Sarah Bernhardt's "Queen Elizabeth" of 1912 is Quaint and interesting Though Sarah Disappoints

Looking back at 1912 it is hard to believe that Sarah Bernhardt's movie "Queen Elizabeth" much agitated a year so full of exciting events. People talked about the Titanic and the Bull Moose and the Balkan War if they were not reading the latest books of O. Henry, Edith Wharton, and Henry Adams. Just out of the nickleodeon era, the movies in America were far inferior to European productions, and attracted only a million persons a day. In 1912, however, the entertainment became an art under the patronage of the great Bernhardt, an event perhaps more portentious than others with greater space in the newspapers.
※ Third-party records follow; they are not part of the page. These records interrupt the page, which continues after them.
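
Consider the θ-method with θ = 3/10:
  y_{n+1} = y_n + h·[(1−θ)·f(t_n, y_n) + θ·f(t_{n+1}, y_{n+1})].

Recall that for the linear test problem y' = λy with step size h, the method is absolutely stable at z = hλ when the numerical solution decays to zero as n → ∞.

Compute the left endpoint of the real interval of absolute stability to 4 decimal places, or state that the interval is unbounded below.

Set f=λy, z=hλ:
  y_{n+1} = y_n + z·[7/10·y_n + 3/10·y_{n+1}] ⇒ (1 − 3/10z)y_{n+1} = (1 + 7/10z)y_n
  R(z) = (1 + 7/10z)/(1 − 3/10z).

Need |R(x)|<1, x<0.
x=-0.56: |R|=0.5205
R=−1: 1+7/10x = −1+3/10x ⇒ -2/5x=2 ⇒ x=2/(-2/5)=-5.0000
Confirm numerically:
  x=-3.965: |R|=0.81092 <1
  x=-2.693: |R|=0.48957 <1
  x=-2.432: |R|=0.40611 <1
  x=-5.387: |R|=1.05917 >1
  x=-5.262: |R|=1.04064 >1
  x=-5.131: |R|=1.02064 >1
Stable set (-5.0000, 0).

left endpoint -5.0000.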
The movie runs thirty-five minutes and is unexpectedly clearly printed. Without closeups and the moving camera, the technique of acting is quaintly cramped, all action moving from side to side before the lens. Since they cannot speak, the players use magnificent gestures and grimaces to convey their emotions, and this very burlesque of over-acting is amusing to moderns. The "immortal Sarah" is a disappointment, for although the cinema may not be her medium, she has no right to shatter dreams by being a dumpy, lame, old woman. Anybody who takes the movies seriously will be fascinated by this page from the past.